Aile, millet bünyesinin hücresidir. Hücreler sağlam olunca, bünye de sağlam olur. Aile, sağlıklı ve mutlu olursa; milletin de mutlu olacağı şüphesizdir.”dedi.
Atlı yaptığı açıklamada, ailenin temelini evliliğin oluşturduğuna işaret etti. “Evlenmek ve yuva kurmak, şüphesiz ruhen ve bedenen sağlıklı her insanın en tabi hakkıdır. Bu nedenle Cenab-ı Hak, evlenmeyi meşru kılmıştır. Meşru bir mazeret olmaksızın evlilik sorumluluğundan kaçınmak, dinimizce hoş karşılanmamaktadır. Maddi imkânsızlıklardan dolayı evlenmeyenlerin evlendirilmesi ise, dinimizin topluma yüklediği bir görevdir.”diyen Atlı açıklamasını şöyle sürdürdü:
“”Toplum ve milletlerin huzuru, evlilik bağı ile kurulan anne, baba ve çocuk üçlüsünden oluşan, ailenin huzurlu olmasına bağlıdır. Birbirine yabancı olan bir erkek ile bir kadını, nikâh bağı ile birbirlerine bağlayan aile, fertlerin, toplumların, milletlerin ahlakını, karakterini tayin eden ilk buluşma ve terbiye ocağıdır. İnsanlık mektebinin ilk şubesidir.

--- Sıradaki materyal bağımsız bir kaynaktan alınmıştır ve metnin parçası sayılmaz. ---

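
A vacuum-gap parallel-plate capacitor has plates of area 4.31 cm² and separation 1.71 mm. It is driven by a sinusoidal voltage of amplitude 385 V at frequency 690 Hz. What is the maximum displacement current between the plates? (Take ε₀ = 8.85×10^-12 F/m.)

3.72×10^-6 A

The displacement current equals the conduction current C dV/dt, which peaks at C V₀ ω.
With C = ε₀A/d = (8.85×10^-12)(4.31×10^-4)/(1.71×10^-3) = 2.231×10^-12 F and ω = 2πf = 4335 rad/s, I_d,max = (2.231×10^-12)(385)(4335) = 3.72×10^-6 A.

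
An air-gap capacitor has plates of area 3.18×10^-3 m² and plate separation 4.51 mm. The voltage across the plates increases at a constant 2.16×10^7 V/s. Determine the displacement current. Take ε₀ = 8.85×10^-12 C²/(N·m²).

1.35×10^-4 A

The field between the plates is E = V/d, so dE/dt = (2.16×10^7)/(4.51×10^-3 m) = 4.789×10^9 V/(m·s).
I_d = ε₀ A (dE/dt) = (8.85×10^-12)(3.18×10^-3)(4.789×10^9) = 1.35×10^-4 A.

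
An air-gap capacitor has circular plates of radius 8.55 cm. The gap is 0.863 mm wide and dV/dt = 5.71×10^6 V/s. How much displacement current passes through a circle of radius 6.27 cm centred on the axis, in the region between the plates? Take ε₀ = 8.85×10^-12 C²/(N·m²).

7.23×10^-4 A

With E = V/d, dE/dt = 6.616×10^9 V/(m·s) and πR² = 0.02297 m², giving I_d = ε₀ πR² dE/dt = 1.345×10^-3 A.
The field is uniform, so I_d,enc = I_d (r/R)² = (1.345×10^-3)(6.27/8.55)² = 7.23×10^-4 A.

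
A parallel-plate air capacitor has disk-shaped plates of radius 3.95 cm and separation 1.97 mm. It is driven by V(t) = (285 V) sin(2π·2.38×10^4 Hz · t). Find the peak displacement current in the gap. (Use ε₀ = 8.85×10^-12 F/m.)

9.38×10^-4 A

C = ε₀A/d = (8.85×10^-12)(4.902×10^-3)/(1.97×10^-3) = 2.202×10^-11 F; ω = 2πf = 1.495×10^5 rad/s.
I_d = C dV/dt, so |I_d|_max = C V₀ ω = (2.202×10^-11)(285)(1.495×10^5) = 9.38×10^-4 A.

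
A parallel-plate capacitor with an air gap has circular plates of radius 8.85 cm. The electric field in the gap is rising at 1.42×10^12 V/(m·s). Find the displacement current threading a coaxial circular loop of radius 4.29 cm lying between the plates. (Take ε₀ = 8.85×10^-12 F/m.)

I_d = ε₀ dΦ_E/dt = ε₀ πR² (dE/dt) = (8.85×10^-12)(0.02461)(1.42×10^12) = 0.3093 A through the full plate area.
The field is uniform, so I_d,enc = I_d (r/R)² = (0.3093)(4.29/8.85)² = 0.0727 A.

0.0727 A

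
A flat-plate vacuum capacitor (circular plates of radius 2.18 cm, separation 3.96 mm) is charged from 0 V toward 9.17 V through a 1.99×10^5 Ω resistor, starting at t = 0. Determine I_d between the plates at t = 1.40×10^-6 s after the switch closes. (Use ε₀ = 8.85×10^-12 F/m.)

With C = ε₀A/d = (8.85×10^-12)(1.493×10^-3)/(3.96×10^-3) = 3.337×10^-12 F, the time constant is τ = RC = 6.641×10^-7 s, so t/τ = 2.108 and e^(−t/τ) = 0.1215.
I_d = I_cond = (V₀/R) e^(−t/τ) = (4.608×10^-5)(0.1215) = 5.60×10^-6 A.

5.60×10^-6 A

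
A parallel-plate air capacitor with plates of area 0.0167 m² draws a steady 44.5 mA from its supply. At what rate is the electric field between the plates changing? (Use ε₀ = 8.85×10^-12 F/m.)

By continuity, I_d in the gap equals the 44.5 mA flowing in the wire.
Then dE/dt = I_d/(ε₀A) = 3.01×10^11 V/(m·s).

3.01×10^11 V/(m·s)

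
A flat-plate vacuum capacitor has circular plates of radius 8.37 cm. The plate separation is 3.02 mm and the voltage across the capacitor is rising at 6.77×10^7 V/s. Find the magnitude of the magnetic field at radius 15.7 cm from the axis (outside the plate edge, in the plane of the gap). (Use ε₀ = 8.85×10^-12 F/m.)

5.56×10^-9 T

I_d = C dV/dt with C = ε₀πR²/d = 6.450×10^-11 F, so I_d = (6.450×10^-11)(6.77×10^7) = 4.367×10^-3 A.
With r > R the enclosed displacement current is the full I_d; B = μ₀ I_d / (2πr) = 5.56×10^-9 T.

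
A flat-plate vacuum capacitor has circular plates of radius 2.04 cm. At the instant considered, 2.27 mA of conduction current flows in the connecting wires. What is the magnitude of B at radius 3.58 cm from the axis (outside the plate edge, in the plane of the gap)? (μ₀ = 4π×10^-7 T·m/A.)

By continuity the displacement current in the gap matches the conduction current: I_d = 2.27×10^-3 A.
For r ≥ R the full I_d is enclosed: B = μ₀ I_d/(2πr) = (4π×10^-7)(2.27×10^-3)/(2π·0.0358) = 1.27×10^-8 T.

1.27×10^-8 T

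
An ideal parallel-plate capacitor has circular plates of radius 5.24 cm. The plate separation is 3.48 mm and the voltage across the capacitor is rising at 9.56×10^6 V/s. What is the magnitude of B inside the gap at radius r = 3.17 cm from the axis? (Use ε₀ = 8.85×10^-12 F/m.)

I_d = C dV/dt with C = ε₀πR²/d = 2.194×10^-11 F, so I_d = (2.194×10^-11)(9.56×10^6) = 2.097×10^-4 A.
∮B·dl = μ₀ I_d,enc with I_d,enc = I_d r²/R² = 7.675×10^-5 A; so B = μ₀ I_d,enc/(2πr) = 4.84×10^-10 T.

4.84×10^-10 T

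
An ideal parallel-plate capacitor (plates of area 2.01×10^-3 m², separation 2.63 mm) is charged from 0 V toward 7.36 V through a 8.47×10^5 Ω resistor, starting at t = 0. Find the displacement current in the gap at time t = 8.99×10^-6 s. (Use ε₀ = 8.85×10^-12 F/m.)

1.81×10^-6 A

With C = ε₀A/d = (8.85×10^-12)(2.01×10^-3)/(2.63×10^-3) = 6.764×10^-12 F, the time constant is τ = RC = 5.729×10^-6 s, so t/τ = 1.569 and e^(−t/τ) = 0.2083.
I_d = I_cond = (V₀/R) e^(−t/τ) = (8.689×10^-6)(0.2083) = 1.81×10^-6 A.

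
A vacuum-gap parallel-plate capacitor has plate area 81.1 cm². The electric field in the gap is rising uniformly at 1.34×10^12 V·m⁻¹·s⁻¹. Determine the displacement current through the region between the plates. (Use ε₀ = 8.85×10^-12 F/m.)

0.0962 A

With a uniform field, Φ_E = EA, so I_d = ε₀ A dE/dt = 0.0962 A.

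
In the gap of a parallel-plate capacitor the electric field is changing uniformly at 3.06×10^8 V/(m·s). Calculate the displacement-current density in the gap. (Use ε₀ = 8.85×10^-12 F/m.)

J_d = ε₀ dE/dt = (8.85×10^-12)(3.06×10^8) = 2.71×10^-3 A/m².

2.71×10^-3 A/m²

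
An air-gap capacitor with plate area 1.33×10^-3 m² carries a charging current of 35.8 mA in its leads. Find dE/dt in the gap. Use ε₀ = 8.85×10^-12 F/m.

3.04×10^12 V/(m·s)

By continuity, I_d in the gap equals the 35.8 mA flowing in the wire.
Since I_d = ε₀ A dE/dt, dE/dt = I_d/(ε₀A) = (0.0358)/((8.85×10^-12)(1.33×10^-3)) = 3.04×10^12 V/(m·s).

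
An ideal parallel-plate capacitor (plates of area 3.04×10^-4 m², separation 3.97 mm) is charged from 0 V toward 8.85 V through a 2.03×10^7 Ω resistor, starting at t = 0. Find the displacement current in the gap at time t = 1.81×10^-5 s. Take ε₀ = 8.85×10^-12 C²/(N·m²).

With C = ε₀A/d = (8.85×10^-12)(3.04×10^-4)/(3.97×10^-3) = 6.777×10^-13 F, the time constant is τ = RC = 1.376×10^-5 s, so t/τ = 1.315 and e^(−t/τ) = 0.2685.
I_d = I_cond = (V₀/R) e^(−t/τ) = (4.360×10^-7)(0.2685) = 1.17×10^-7 A.

1.17×10^-7 A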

Toplumun esasını teşkil eden aile, ne kadar sağlam temeller üzerine kurulursa, toplum da o kadar güçlü olur. Sağlam aile fertlerinden meydana gelen milletler de o derece kuvvetli olur. Bu nedenle ferdin ve toplumun huzurunu hedef alan Dinimiz, ailede tam bir huzurun sağlanması için eşlere bir takım vazifeler yüklemiştir. Bunlar; karşılıklı sevgi, hoşgörü, güven ve fedakârlıktır. Evliliği bir binaya benzetirsek; bunları, o binayı ayakta tutan dört sütun olarak kabul edebiliriz. Bu sütunlar sağlam olursa, dıştan esecek fırtınalar o kutsal yapıya zarar vermeyecektir. Bunun için eşler; kendilerine düşen sorumlukları yerine getirmeli, birbirlerine karşı saygılı, dürüst, anlayışlı ve hoşgörülü olmalı, kaba davranıştan ve iffetlerine aykırı düşecek tavırdan kesinlikle kaçınmalı, aile bütçesini sarsacak harcamalardan uzak durmalıdırlar. Çünkü toplumun huzuru ailenin huzurundan geçer.
Yüce Allah, aile hayatının devamı için eşlerin birbirleriyle iyi geçinmelerini, sabırlı ve hoşgörülü olmalarını tavsiye etmiştir. Eşler arasında meydana gelen anlaşmazlıkları çözmek için de yakın akrabalara arabuluculuk görevini yüklemiştir. Çünkü bazen eşler, ortada meşru bir sebep yok iken basit mazeretler ileri sürerek boşanmak isterler. Halbuki kutsal aile yuvasının devamı dinimizde çok önemlidir. Aile yuvası boşanmak için değil, hayatı birlikte devam ettirmek için kurulur. Bundan dolayı İslam’da boşanma hoş görülmemiştir.
Ailedeki mutluluk, eşler arasındaki sevgi ve saygıya bağlıdır. Bu nedenle eşler, yuvada mutluluğu sağlamak için gerekli fedakârlığı göstermeli, huzur bozucu tutum ve davranışlardan sakınmalı, birbirlerine karşı olan görev ve sorumluluklarını yerine getirmelidirler.
Aile fertleri arasında özen gösterilmesi bakımından çocuklar da önemli bir yer işgal eder. Anne ve babaya Allah’ın birer hediyesi olan çocuklar, aile bahçesinin gülleridir. Onları sevgi ile yetiştirip topluma yararlı bir kimse olarak hazırlamak, anne-babanın başta gelen görevleri arasındadır. Çocuk küçük yaştan itibaren iyi terbiye edilirse, hem ailesine, hem de milletine yararlı ve hayırlı bir insan olur. İyi terbiye edilmediği ve eğitilmediği takdirde, ne kendisine, ne de başkasına yararı dokunmayacağı gibi; aile için de, toplum için de zararlı hale gelir. Bunun için dinimiz, geleceğin teminatı olan çocuklarla ilgili olarak aileye büyük sorumluluklar yüklemiştir.
Unutmayalım ki; aile yuvasında başlayan hayat birlikteliği ebedi cennetlere uzanır. Bunun için de eşler, birbirinin yar ve yardımcısı olmalı, çocuklarını da dünya ve ahirette kendilerine menfaatli birer birey olarak yetiştirmelidirler.”